Ay Bakıyor
Son trendi bu geçen. Bundan da inmedi. Artık yatsam iyi olacak. Sabaha karşı içimi soğutan o kavak sesleriyle uyanacağım nasıl olsa. Pencerenin önüne oturup, yola bakacağım. Belki yarın da gelmeyecek, öbür gün de. Bekleyeceğim. Odamın loşluğunda uğuldayan kavak sesleri olmasa, beklemeye daha kolay dayanırım belki, yollara bakmaktan korkmam. Yıllardır deliksiz uyku nedir, bilmiyorum. Hep gelişini duyar gibi oluyorum. Fırlıyorum yatağımdan, geldi galiba diyorum. Salona bakıyorum, yok. Odasına bakıyorum, yok. Portmantonun önünde ayakkabıları, kanepenin üzerinde ceketi yok. Bütün ışıkları yakıyorum. Ellerim, ayaklarını soğuyor, üşüyorum. Ev aydınlık olunca, “Gelmeyecek! Gelmeyecek!” der gibi uğuldayan kavak seslerini duymuyorum.
İlk tren karanlıkta geçiyor. Yorgun, uykulu yolcular oturuyorlar içinde, onlara bakıyorum. Hava yavaş yavaş aydınlanıyor, ikinci, tren geçiyor. Sonra üçüncü, dördüncü... Mansur gelmiyor. Bütün trenleri tanıyorum, devamlı gidip gelen yolcularla göz aşinalığımız var. Uzun yol trenleri evimi sarsa sarsa geçiyorlar. Az ilerideki istasyonda gürültüyle durunca, kalbim de duracak gibi oluyor. Uzun zaman gözümü evime uzanan yoldan ayıramıyorum.
O kadar çok bakıyorum ki istasyona uzanan yola, Mansur’un gelişini görür gibi oluyorum. Ceketini parmağına takmış, yüzünde o güzel gülüşü, ıslık çalarak yürüyor. Saçları yine dağınık, gömleğinin yakası kirli. Kapıyı anahtarıyla açıyor. Ayakkabılarıyla giriyor içeriye, ben yalandan kızıyorum. Oysa sözümü dinlememesini seviyorum. Ceketini kanepenin üstüne savuruyor, ayakkabılarını portmantonun önüne atıyor. Kirli gömleğini çıkarıp kapının koluna asıyor. Onun dağıttıklarını toplamayı seviyorum. Savurduğu her giyside canlılık var, sevinç var. Topladıkça o sevinçleri tadıyorum. Kolları kıvrık gömleğini almak istiyorum kapının kolundan. Ellerim buz gibi demire değince sarsılıyorum, düşmemek için duvara yaslanıyorum. içim yanıyor. Bugün gelir diyorum her gün, oğlum beni böyle bırakmaz, bugün gelir.
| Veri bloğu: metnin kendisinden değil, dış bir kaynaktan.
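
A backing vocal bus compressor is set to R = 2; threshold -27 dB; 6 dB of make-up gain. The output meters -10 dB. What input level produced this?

Stripping the +6 dB make-up gives -16 dB at the gain stage.
The compressed level sits -16 − (-27) = 11 dB over threshold.
Before 2:1 compression the overshoot was 11 × 2 = 22 dB, so input = -27 + 22 = -5 dB.

-5 dB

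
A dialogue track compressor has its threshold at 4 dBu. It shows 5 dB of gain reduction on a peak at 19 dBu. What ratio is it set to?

Input overshoot = 19 − 4 = 15 dB.
Output overshoot = 15 − 5 = 10 dB.
Ratio = input overshoot / output overshoot = 15 / 10 = 1.5.

1.5:1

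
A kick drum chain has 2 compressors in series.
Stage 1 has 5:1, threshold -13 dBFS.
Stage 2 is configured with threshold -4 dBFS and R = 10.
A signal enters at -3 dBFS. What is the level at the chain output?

-11 dBFS

Stage 1: overshoot 10 dB → 10/5 = 2 dB → -11 dBFS.
Stage 2: -11 dBFS ≤ -4 dBFS, so stage 2 doesn't engage; output -11 dBFS.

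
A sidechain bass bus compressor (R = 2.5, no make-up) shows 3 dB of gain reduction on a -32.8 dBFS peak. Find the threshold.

Gain reduction = -32.8 − (-35.8) = 3 dB; output overshoot = GR / (R − 1) = 3 / 1.5 = 2 dB.
Threshold = output − output overshoot = -35.8 − 2 = -37.8 dBFS.

-37.8 dBFS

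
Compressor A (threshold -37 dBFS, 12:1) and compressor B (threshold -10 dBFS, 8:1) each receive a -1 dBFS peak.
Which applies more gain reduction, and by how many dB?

A, by 25.125 dB

A: 36 dB over, compressed to 3 dB over, so 33 dB of GR.
B: 9 dB over, compressed to 1.125 dB over, so 7.875 dB of GR.
Difference: 25.125 dB in favour of A.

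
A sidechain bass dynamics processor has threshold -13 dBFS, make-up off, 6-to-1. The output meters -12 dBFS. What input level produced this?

-7 dBFS

The compressed level sits -12 − (-13) = 1 dB over threshold.
Input overshoot = R × output overshoot = 6 dB → input = -13 + 6 = -7 dBFS.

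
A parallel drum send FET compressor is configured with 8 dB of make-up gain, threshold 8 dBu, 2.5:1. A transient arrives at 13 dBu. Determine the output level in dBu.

The input is 5 dB above the 8 dBu threshold.
At 2.5:1 the overshoot is divided by 2.5, leaving 2 dB above threshold.
Output = 8 + 2 = 10 dBu; make-up adds 8 dB, giving 18 dBu.

18 dBu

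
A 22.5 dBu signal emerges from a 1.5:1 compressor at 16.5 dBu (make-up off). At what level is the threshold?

Let T be the threshold. Output overshoot = (input overshoot)/R, so 16.5 − T = (22.5 − T)/1.5.
1.5·(16.5 − T) = 22.5 − T → 0.5·T = 24.75 − 22.5 = 2.25.
T = 2.25/0.5 = 4.5 dBu.

4.5 dBu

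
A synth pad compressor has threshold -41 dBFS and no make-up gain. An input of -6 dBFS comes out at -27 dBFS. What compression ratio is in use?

Input overshoot = -6 − (-41) = 35 dB; output overshoot = -27 − (-41) = 14 dB.
Ratio = 35 / 14 = 2.5.

2.5:1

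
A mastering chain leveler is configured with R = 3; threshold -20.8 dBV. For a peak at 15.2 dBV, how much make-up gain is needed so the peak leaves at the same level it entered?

Without make-up, output = threshold + overshoot/3 = -20.8 + 12 = -8.8 dBV.
Gap to target: 24 dB.

24 dB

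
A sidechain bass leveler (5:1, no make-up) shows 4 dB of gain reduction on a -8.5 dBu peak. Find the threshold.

Let T be the threshold. Output overshoot = (input overshoot)/R, so -12.5 − T = (-8.5 − T)/5.
5·(-12.5 − T) = -8.5 − T → 4·T = -62.5 − (-8.5) = -54.
T = -54/4 = -13.5 dBu.

-13.5 dBu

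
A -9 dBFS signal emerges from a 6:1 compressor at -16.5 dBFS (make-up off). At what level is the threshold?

-18 dBFS

Input is 9 dB above T (since output overshoot × R = input overshoot: (-16.5 − T)·6 = -9 − T gives T = -18 dBFS).
Check: -18 + (-9 − (-18))/6 = -18 + 1.5 = -16.5 dBFS. ✓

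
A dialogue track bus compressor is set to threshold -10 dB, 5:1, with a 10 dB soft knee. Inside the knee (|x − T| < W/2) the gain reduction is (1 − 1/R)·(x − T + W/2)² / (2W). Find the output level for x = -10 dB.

x − T + W/2 = -10 − (-10) + 5 = 5.
GR = (1 − 1/5) × 5² / 20 = 0.8 × 25 / 20 = 1 dB.
Output = -10 − 1 = -11 dB.

-11 dB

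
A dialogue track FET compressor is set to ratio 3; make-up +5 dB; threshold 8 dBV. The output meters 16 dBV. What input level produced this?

17 dBV

Before make-up, the level was 16 − 5 = 11 dBV.
That's 3 dB above the 8 dBV threshold.
Input overshoot = R × output overshoot = 9 dB → input = 8 + 9 = 17 dBV.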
Mansur ne hâlde olduğumu bilmiyor ki. Gazeteye verdiğim iki satırlık ilanda ne hâlde olduğumu anlatmadım. “...Yaşadığını biliyorum oğlum.” dedim sadece. “...gel artık. Annen.” Ne bir isim ne bir telefon numarası. Mansur o ilanı benim verdiğimi anlar nasıl olsa. Ne kadar yalnız olduğumu, kavak seslerinden nasıl korktuğumu anlatmadım. Buralarda kavak yok ki...
Durmadan eskiyorum. Tel tel ayrılıyorum, dökülüyorum. Benimki yaşlanmak değil. Boyaları solan, sıvaları parça parça çatlayıp dökülen evim, kumaşları gitgide incelen, yıpranan koltuklarım, paraziti artan, neredeyse susacak radyom gibi eskimek. Oğlum kavak sesleri yüzünden hiç uyuyamadığımı, geceleri bana bakan aydan korktuğumu bilse, çoktan gelirdi. Yollara bakan gözlerim acıyor. Durduğu yerde gedikler açan bir taş gibi ağırım. Kucağım onu arıyor, o gelmiyor.